People who eat more red meat get a lot more cardiovascular disease than most other people. Doctors believe that red meat has lots of saturated fats and cholesterol, which causes cardiovascular disease. But it is not that simple. As science develops, the attention is going to intestinal bacteria. Their importance has only been acknowledged in the past twenty years or so, but they have already been shown to impact such vital physiological processes as immune function and the development of cancer, diabetes, and obesity. Dietary choices—like those to eat red meat or not—are known to influence the relative ratios of the different bacterial species residing in our guts.
So researchers at the Cleveland Clinic decided to check out how different intestinal bacteria metabolize the components of meat. They found that bacteria present in the intestines of omnivores, but not present in the intestines of vegans or vegetarians, generate a molecule that promotes atherosclerosis when they are fed red meat.
Dr. Hazen is the chairman of the department of cellular and molecular medicine at the Lerner Research Institute of the Cleveland Clinic, a prestigious academic medical centre. He and his colleagues have accumulated evidence for a surprising new explanation of why red meats like beef and pork may contribute to heart disease. The researchers had come to believe that what damaged hearts was not just the fat on steaks, or the marbling of their interiors. In fact, these scientists suspected that saturated fat and cholesterol made only a minor contribution to the increased amount of heart disease seen in red-meat eaters. They began their research five years ago with a study of 10,000 people at risk for heart disease who agreed to provide blood samples and to be followed so the researchers would know if any patient had a heart attack or died of heart disease in the three years after the first visit. Those samples enabled them to look for small molecules in the blood to see whether any were associated with heart attacks or deaths.

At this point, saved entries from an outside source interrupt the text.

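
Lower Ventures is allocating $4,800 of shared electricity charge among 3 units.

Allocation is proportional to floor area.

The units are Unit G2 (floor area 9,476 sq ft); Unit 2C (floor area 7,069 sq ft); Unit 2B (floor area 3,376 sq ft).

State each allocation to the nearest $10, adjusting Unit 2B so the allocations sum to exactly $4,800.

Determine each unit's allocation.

Unit G2: $2,280 · Unit 2C: $1,700 · Unit 2B: $820

Combined floor area = 19,921.
Raw shares: Unit G2 9,476/19,921 × $4,800 = 2,283.26; Unit 2C 7,069/19,921 × $4,800 = 1,703.29; Unit 2B 3,376/19,921 × $4,800 = 813.45.
Rounded to nearest $10: Unit G2 $2,280; Unit 2C $1,700; Unit 2B $810. Sum = $4,790.
Difference $4,800 − $4,790 = +$10 applied to Unit 2B: Unit 2B becomes $820.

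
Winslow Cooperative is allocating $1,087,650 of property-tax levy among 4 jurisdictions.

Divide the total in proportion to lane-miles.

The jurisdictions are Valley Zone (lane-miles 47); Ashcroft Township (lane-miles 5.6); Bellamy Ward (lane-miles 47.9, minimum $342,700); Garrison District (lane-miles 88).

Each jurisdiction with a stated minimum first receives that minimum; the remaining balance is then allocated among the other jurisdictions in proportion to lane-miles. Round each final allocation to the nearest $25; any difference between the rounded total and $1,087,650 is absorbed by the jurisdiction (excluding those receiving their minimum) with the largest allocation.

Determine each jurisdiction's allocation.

Minimums first: Bellamy Ward $342,700. Remaining pool $744,950.
Remaining pool split over remaining lane-miles 140.6: Valley Zone 249,023.12 → $249,025; Ashcroft Township 29,670.84 → $29,675; Garrison District 466,256.05 → $466,250.

Valley Zone: $249,025 · Ashcroft Township: $29,675 · Bellamy Ward: $342,700 · Garrison District: $466,250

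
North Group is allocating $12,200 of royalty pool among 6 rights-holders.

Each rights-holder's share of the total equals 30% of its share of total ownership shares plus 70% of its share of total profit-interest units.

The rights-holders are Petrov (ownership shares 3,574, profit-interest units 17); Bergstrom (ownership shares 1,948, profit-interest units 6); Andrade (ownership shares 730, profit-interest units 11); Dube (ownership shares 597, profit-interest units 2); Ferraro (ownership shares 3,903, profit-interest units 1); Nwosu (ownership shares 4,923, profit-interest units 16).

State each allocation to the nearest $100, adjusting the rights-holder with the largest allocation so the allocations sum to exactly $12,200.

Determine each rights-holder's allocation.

Petrov: $3,600 · Bergstrom: $1,400 · Andrade: $1,900 · Dube: $500 · Ferraro: $1,100 · Nwosu: $3,700

Totals — ownership shares 15,675, profit-interest units 53.
Blended shares (30% ownership shares + 70% profit-interest units): Petrov 0.2929; Bergstrom 0.1165; Andrade 0.1593; Dube 0.0378; Ferraro 0.0879; Nwosu 0.3055.
Raw shares: Petrov 3,573.75; Bergstrom 1,421.64; Andrade 1,942.90; Dube 461.66; Ferraro 1,072.45; Nwosu 3,727.60.
After rounding ($100): Petrov $3,600; Bergstrom $1,400; Andrade $1,900; Dube $500; Ferraro $1,100; Nwosu $3,700. Sum = $12,200.
Rounded total matches; no reconciliation needed.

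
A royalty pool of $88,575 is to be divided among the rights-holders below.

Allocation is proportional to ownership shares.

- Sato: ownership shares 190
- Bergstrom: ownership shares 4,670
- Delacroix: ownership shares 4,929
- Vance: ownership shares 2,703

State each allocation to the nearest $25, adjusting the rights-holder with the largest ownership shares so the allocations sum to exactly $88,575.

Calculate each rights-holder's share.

Sum of ownership shares: 12,492.
Raw shares: Sato 190/12,492 × $88,575 = 1,347.20; Bergstrom 4,670/12,492 × $88,575 = 33,112.81; Delacroix 4,929/12,492 × $88,575 = 34,949.26; Vance 2,703/12,492 × $88,575 = 19,165.72.
After rounding ($25): Sato $1,350; Bergstrom $33,125; Delacroix $34,950; Vance $19,175. Sum = $88,600.
Difference $88,575 − $88,600 = −$25 applied to largest ownership shares (Delacroix): Delacroix becomes $34,925.

Sato: $1,350 · Bergstrom: $33,125 · Delacroix: $34,925 · Vance: $19,175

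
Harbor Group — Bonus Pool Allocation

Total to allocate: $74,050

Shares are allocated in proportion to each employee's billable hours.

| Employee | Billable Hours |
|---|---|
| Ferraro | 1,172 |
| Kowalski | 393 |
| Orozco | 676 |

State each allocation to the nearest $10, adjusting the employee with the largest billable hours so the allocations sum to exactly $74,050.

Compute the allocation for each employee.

Ferraro: $38,720; Kowalski: $12,990; Orozco: $22,340

Total billable hours = 2,241.
Pro-rata amounts: Ferraro 1,172/2,241 × $74,050 = 38,726.73; Kowalski 393/2,241 × $74,050 = 12,986.01; Orozco 676/2,241 × $74,050 = 22,337.26.
At nearest $10: Ferraro $38,730; Kowalski $12,990; Orozco $22,340. Sum = $74,060.
Difference $74,050 − $74,060 = −$10 applied to largest billable hours (Ferraro): Ferraro becomes $38,720.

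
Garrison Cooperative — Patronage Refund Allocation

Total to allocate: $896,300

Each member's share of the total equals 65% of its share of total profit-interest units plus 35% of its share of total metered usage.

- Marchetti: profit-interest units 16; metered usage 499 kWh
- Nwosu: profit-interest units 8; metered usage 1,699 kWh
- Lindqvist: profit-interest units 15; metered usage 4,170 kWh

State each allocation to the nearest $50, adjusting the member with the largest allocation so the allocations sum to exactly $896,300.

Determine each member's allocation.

Profit-interest units total 39; metered usage total 6,368.
Combined weights (65% profit-interest units + 35% metered usage): Marchetti 0.2941; Nwosu 0.2267; Lindqvist 0.4792.
Pro-rata amounts: Marchetti 263,595.43; Nwosu 203,204.03; Lindqvist 429,500.54.
Rounded to nearest $50: Marchetti $263,600; Nwosu $203,200; Lindqvist $429,500. Sum = $896,300.
No rounding difference to absorb.

Marchetti: $263,600 | Nwosu: $203,200 | Lindqvist: $429,500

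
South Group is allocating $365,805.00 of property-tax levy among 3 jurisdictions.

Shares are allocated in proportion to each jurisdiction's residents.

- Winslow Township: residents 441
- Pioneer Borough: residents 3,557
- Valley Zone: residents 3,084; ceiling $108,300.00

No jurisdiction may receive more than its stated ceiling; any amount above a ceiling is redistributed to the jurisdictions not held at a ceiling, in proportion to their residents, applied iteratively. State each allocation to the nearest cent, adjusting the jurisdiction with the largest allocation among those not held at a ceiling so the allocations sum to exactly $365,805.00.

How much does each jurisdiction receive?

Sum of residents: 7,082.
Proportional shares (ignoring caps): Winslow Township 22,778.8767; Pioneer Borough 183,728.9445; Valley Zone 159,297.1788.
Cap binds for Valley Zone ($108,300.00); remaining pool $257,505.00 reallocated over remaining residents 3,998.
Redistributed shares: Winslow Township 28,404.1283 → $28,404.13; Pioneer Borough 229,100.8717 → $229,100.87.

Winslow Township: $28,404.13; Pioneer Borough: $229,100.87; Valley Zone: $108,300.00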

The real culprit, they found was a little-studied chemical that is burped out by bacteria in the intestines after people eat red meat. It is quickly converted by the liver into yet another little-studied chemical called TMAO that gets into the blood and increases the risk of heart disease.

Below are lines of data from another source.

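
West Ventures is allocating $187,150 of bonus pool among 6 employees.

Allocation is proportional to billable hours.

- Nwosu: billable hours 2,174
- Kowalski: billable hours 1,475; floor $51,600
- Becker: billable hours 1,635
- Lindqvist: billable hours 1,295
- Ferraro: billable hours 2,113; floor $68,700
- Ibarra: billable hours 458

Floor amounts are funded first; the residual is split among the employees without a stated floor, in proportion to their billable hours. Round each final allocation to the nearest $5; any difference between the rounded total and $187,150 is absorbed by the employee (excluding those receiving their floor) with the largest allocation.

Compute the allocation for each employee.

Fund the minimums — Kowalski $51,600; Ferraro $68,700. Remaining pool $66,850.
Remaining pool split over remaining billable hours 5,562: Nwosu 26,129.43 → $26,130; Becker 19,651.16 → $19,650; Lindqvist 15,564.68 → $15,565; Ibarra 5,504.73 → $5,505.

Nwosu: $26,130 | Kowalski: $51,600 | Becker: $19,650 | Lindqvist: $15,565 | Ferraro: $68,700 | Ibarra: $5,505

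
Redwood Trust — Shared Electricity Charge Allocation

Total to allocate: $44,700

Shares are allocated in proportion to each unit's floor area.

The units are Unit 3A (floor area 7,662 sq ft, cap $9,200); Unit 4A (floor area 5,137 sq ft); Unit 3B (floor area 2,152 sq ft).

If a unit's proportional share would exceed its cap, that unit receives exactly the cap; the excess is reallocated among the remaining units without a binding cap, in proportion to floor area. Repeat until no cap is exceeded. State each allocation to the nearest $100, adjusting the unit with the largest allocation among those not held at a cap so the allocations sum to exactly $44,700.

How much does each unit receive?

Unit 3A: $9,200; Unit 4A: $25,000; Unit 3B: $10,500

Floor area total: 14,951.
Unconstrained shares: Unit 3A 22,907.59; Unit 4A 15,358.43; Unit 3B 6,433.98.
Held at cap: Unit 3A ($9,200); remaining pool $35,500 reallocated over remaining floor area 7,289.
Remaining shares: Unit 4A 25,019.00 → $25,000; Unit 3B 10,481.00 → $10,500.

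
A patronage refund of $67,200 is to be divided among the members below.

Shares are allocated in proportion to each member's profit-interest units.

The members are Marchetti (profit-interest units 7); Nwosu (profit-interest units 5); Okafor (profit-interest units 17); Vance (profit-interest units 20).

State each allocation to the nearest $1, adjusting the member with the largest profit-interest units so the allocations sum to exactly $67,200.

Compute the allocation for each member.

Marchetti: $9,600; Nwosu: $6,857; Okafor: $23,314; Vance: $27,429

Profit-interest units total: 7 + 5 + 17 + 20 = 49.
Raw shares: Marchetti 9,600.00; Nwosu 6,857.14; Okafor 23,314.29; Vance 27,428.57.
At nearest $1: Marchetti $9,600; Nwosu $6,857; Okafor $23,314; Vance $27,429. Sum = $67,200.
No rounding difference to absorb.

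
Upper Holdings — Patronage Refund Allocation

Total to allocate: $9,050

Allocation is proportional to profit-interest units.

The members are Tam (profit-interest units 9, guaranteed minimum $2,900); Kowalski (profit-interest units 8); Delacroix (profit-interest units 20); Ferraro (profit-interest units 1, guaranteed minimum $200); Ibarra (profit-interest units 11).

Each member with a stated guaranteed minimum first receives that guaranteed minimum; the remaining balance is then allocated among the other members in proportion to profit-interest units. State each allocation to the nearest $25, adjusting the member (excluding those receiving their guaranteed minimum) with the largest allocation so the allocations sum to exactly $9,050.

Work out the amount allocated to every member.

Guaranteed amounts: Tam $2,900; Ferraro $200. Residual $5,950.
Residual split over remaining profit-interest units 39: Kowalski 1,220.51 → $1,225; Delacroix 3,051.28 → $3,050; Ibarra 1,678.21 → $1,675.

Tam: $2,900; Kowalski: $1,225; Delacroix: $3,050; Ferraro: $200; Ibarra: $1,675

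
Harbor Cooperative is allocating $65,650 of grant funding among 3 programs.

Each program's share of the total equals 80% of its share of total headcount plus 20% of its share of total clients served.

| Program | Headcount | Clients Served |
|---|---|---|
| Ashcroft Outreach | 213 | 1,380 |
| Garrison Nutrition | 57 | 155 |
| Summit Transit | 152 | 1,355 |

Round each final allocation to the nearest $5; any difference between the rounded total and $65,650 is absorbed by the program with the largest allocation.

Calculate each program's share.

Ashcroft Outreach: $32,775 · Garrison Nutrition: $7,800 · Summit Transit: $25,075

Headcount total 422; clients served total 2,890.
Blended shares (80% headcount + 20% clients served): Ashcroft Outreach 0.4993; Garrison Nutrition 0.1188; Summit Transit 0.3819.
Unrounded shares: Ashcroft Outreach 32,778.60; Garrison Nutrition 7,798.14; Summit Transit 25,073.26.
Rounded to nearest $5: Ashcroft Outreach $32,780; Garrison Nutrition $7,800; Summit Transit $25,075. Sum = $65,655.
Difference $65,650 − $65,655 = −$5 applied to largest allocation (Ashcroft Outreach): Ashcroft Outreach becomes $32,775.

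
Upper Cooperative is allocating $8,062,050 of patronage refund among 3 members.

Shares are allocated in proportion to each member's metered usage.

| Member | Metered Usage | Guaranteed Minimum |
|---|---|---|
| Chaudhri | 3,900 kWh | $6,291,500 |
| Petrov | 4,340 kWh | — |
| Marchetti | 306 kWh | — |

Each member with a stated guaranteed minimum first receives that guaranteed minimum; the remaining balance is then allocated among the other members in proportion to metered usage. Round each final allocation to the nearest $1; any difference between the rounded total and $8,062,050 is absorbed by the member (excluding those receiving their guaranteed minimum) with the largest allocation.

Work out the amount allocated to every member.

Chaudhri: $6,291,500 · Petrov: $1,653,936 · Marchetti: $116,614

Fund the minimums — Chaudhri $6,291,500. Residual $1,770,550.
Residual split over remaining metered usage 4,646: Petrov 1,653,936.07 → $1,653,936; Marchetti 116,613.93 → $116,614.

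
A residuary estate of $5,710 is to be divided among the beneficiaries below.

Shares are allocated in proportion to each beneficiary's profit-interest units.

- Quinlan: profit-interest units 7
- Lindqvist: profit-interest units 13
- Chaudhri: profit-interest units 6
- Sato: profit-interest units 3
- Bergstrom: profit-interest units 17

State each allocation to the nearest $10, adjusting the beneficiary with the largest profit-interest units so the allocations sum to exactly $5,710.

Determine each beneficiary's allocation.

Combined profit-interest units = 46.
Pro-rata amounts: Quinlan 7/46 × $5,710 = 868.91; Lindqvist 13/46 × $5,710 = 1,613.70; Chaudhri 6/46 × $5,710 = 744.78; Sato 3/46 × $5,710 = 372.39; Bergstrom 17/46 × $5,710 = 2,110.22.
Rounded to nearest $10: Quinlan $870; Lindqvist $1,610; Chaudhri $740; Sato $370; Bergstrom $2,110. Sum = $5,700.
Difference $5,710 − $5,700 = +$10 applied to largest profit-interest units (Bergstrom): Bergstrom becomes $2,120.

Quinlan: $870 | Lindqvist: $1,610 | Chaudhri: $740 | Sato: $370 | Bergstrom: $2,120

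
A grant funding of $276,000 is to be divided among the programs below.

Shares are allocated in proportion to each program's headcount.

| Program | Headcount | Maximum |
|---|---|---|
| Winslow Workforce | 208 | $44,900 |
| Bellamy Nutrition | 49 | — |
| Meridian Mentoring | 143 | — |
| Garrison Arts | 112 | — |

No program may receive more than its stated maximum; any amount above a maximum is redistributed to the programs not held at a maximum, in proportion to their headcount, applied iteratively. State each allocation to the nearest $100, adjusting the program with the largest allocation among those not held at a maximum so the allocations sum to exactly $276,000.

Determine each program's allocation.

Winslow Workforce: $44,900; Bellamy Nutrition: $37,200; Meridian Mentoring: $108,800; Garrison Arts: $85,100

Combined headcount = 512.
Unconstrained shares: Winslow Workforce 112,125.00; Bellamy Nutrition 26,414.06; Meridian Mentoring 77,085.94; Garrison Arts 60,375.00.
Held at cap: Winslow Workforce ($44,900); remaining pool $231,100 reallocated over remaining headcount 304.
Redistributed shares: Bellamy Nutrition 37,249.67 → $37,200; Meridian Mentoring 108,708.22 → $108,700; Garrison Arts 85,142.11 → $85,100.
Rounding difference +$100 applied to Meridian Mentoring → $108,800.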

That study and a series of additional experiments on 2,595 people, led to the discovery that a red meat substance no one had suspected — carnitine — seemed to be the culprit. Carnitine is found in red meat and gets its name from the Latin word carnis, the root of carnivore. It is also found in other foods including fish and chicken and even dairy products. Red meat is the major source. Carnitine is a compound found in meat, hence the name carnitine. When fed Carnitine, meat eaters metabolize it to generate the product trimethylamine –N-oxide (TMAO).

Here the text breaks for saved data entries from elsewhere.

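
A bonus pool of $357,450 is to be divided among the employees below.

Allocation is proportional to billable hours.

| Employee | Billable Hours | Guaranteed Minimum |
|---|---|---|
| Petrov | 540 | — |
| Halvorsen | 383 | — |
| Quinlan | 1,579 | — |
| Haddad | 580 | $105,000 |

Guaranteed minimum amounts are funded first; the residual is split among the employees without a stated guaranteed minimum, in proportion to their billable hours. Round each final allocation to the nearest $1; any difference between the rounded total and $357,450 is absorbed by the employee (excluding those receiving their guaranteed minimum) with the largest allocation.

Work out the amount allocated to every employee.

Fund the minimums — Haddad $105,000. Remaining pool $252,450.
Remaining pool split over remaining billable hours 2,502: Petrov 54,485.61 → $54,486; Halvorsen 38,644.42 → $38,644; Quinlan 159,319.96 → $159,320.

Petrov: $54,486 | Halvorsen: $38,644 | Quinlan: $159,320 | Haddad: $105,000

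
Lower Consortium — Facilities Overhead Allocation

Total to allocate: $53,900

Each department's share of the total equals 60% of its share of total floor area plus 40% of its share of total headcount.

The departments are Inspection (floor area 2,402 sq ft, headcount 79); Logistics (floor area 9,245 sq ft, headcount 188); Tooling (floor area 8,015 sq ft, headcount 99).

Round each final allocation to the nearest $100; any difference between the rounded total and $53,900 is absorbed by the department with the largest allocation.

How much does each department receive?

Floor area total 19,662; headcount total 366.
Combined weights (60% floor area + 40% headcount): Inspection 0.1596; Logistics 0.4876; Tooling 0.3528.
Proportional shares: Inspection 8,604.46; Logistics 26,280.68; Tooling 19,014.85.
After rounding ($100): Inspection $8,600; Logistics $26,300; Tooling $19,000. Sum = $53,900.
No rounding difference to absorb.

Inspection: $8,600 · Logistics: $26,300 · Tooling: $19,000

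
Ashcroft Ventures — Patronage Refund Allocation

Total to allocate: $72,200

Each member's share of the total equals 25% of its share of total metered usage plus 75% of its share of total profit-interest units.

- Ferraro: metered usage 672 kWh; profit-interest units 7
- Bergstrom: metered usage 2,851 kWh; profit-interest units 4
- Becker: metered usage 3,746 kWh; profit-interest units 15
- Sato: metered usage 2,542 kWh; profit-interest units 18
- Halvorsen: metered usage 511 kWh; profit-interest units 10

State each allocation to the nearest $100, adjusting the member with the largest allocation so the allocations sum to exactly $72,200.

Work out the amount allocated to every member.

Ferraro: $8,200 · Bergstrom: $9,000 · Becker: $21,600 · Sato: $22,500 · Halvorsen: $10,900

Metered usage total 10,322; profit-interest units total 54.
Combined weights (25% metered usage + 75% profit-interest units): Ferraro 0.1135; Bergstrom 0.1246; Becker 0.2991; Sato 0.3116; Halvorsen 0.1513.
Pro-rata amounts: Ferraro 8,194.57; Bergstrom 8,996.63; Becker 21,592.27; Sato 22,495.18; Halvorsen 10,921.36.
After rounding ($100): Ferraro $8,200; Bergstrom $9,000; Becker $21,600; Sato $22,500; Halvorsen $10,900. Sum = $72,200.
No rounding difference to absorb.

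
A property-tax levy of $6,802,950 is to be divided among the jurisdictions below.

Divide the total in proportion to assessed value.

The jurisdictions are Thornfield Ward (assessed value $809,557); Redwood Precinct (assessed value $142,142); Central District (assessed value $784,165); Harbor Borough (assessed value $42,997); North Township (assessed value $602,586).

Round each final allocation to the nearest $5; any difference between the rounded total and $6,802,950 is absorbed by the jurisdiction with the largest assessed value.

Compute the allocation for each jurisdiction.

Combined assessed value = 2,381,447.
Raw shares: Thornfield Ward 809,557/2,381,447 × $6,802,950 = 2,312,617.41; Redwood Precinct 142,142/2,381,447 × $6,802,950 = 406,049.31; Central District 784,165/2,381,447 × $6,802,950 = 2,240,081.47; Harbor Borough 42,997/2,381,447 × $6,802,950 = 122,827.19; North Township 602,586/2,381,447 × $6,802,950 = 1,721,374.62.
After rounding ($5): Thornfield Ward $2,312,615; Redwood Precinct $406,050; Central District $2,240,080; Harbor Borough $122,825; North Township $1,721,375. Sum = $6,802,945.
Difference $6,802,950 − $6,802,945 = +$5 applied to largest assessed value (Thornfield Ward): Thornfield Ward becomes $2,312,620.

Thornfield Ward: $2,312,620 | Redwood Precinct: $406,050 | Central District: $2,240,080 | Harbor Borough: $122,825 | North Township: $1,721,375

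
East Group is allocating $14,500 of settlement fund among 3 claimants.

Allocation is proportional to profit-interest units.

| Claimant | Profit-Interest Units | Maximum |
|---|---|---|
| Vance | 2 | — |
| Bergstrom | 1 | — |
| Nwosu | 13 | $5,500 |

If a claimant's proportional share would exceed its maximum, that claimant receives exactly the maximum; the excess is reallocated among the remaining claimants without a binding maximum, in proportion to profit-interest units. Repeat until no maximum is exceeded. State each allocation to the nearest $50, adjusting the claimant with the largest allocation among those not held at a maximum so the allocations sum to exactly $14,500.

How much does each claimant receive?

Sum of profit-interest units: 16.
Pro-rata shares before constraints: Vance 1,812.50; Bergstrom 906.25; Nwosu 11,781.25.
Held at cap: Nwosu ($5,500); remaining pool $9,000 reallocated over remaining profit-interest units 3.
Remaining shares: Vance 6,000.00 → $6,000; Bergstrom 3,000.00 → $3,000.

Vance: $6,000 | Bergstrom: $3,000 | Nwosu: $5,500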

The researchers found that carnitine was not dangerous by itself. Instead, the problem arose when it was metabolized by bacteria in the intestines and ended up as TMAO in the blood.
That led to the steak-eating study. An experiment was done: volunteers were fed steak. The question was: Would a burst of TMAO show up in people’s blood after they ate steak? And would the same thing happen to a vegan who had not eaten meat for at least a year and who consumed the same meal?
It turned out that within a couple of hours of a regular meat-eater having a steak, TMAO levels in the blood soared.
But the outcome was quite different when a vegan ate a steak. Researchers had hypothesized that vegans would not have as many of the gut bacteria needed to make TMAO, and indeed virtually no TMAO appeared in the vegan’s blood after he consumed a steak.
And TMAO levels turned out to predict heart attack risk in humans, the researchers found. The researchers also found that TMAO actually caused heart disease in mice. Additional studies with 23 vegetarians and vegans and 51 meat eaters showed that meat eaters normally had more TMAO in their blood and that they, unlike those who spurned meat, readily made TMAO after swallowing pills with carnitine , a substance found in red meat.
Researchers say the work could lead to a new way to assess heart disease risk by looking for TMAO in the blood.
Are people with high blood carnitine or TMAO levels at higher heart disease risk and its effects – heart attack, stroke and death? They analysed blood from more than 2,500 people, asking if carnitine or TMAO levels predicted heart attacks independently of traditional risk factors like smoking, high cholesterol and blood pressure. Both carnitine and TMAO did. On further analysis, they discovered that the effect was solely because of TMAO.
The researchers’ theory, based on their studies, is that TMAO enables cholesterol to get into artery walls and also prevents the body from excreting excess cholesterol.
What is it about carnitine that bacteria like? The answer is that bacteria use it as fuel.
Would people reduce their heart attack risk if they lowered their blood TMAO levels? There also are questions about the safety of supplements like energy drinks and those used in body building. Carnitine is often added to energy drinks on the assumption that is will speed fat metabolism and increase a person’s energy level.
The investigators’ extensive experiments in both humans and animals, published in Nature Medicine, have persuaded scientists to seriously consider this new theory of why red meat might be bad for people.
You need to stop doing this damage to yourself. It is as if you were paying to eat to destroy your body. Does that make sense?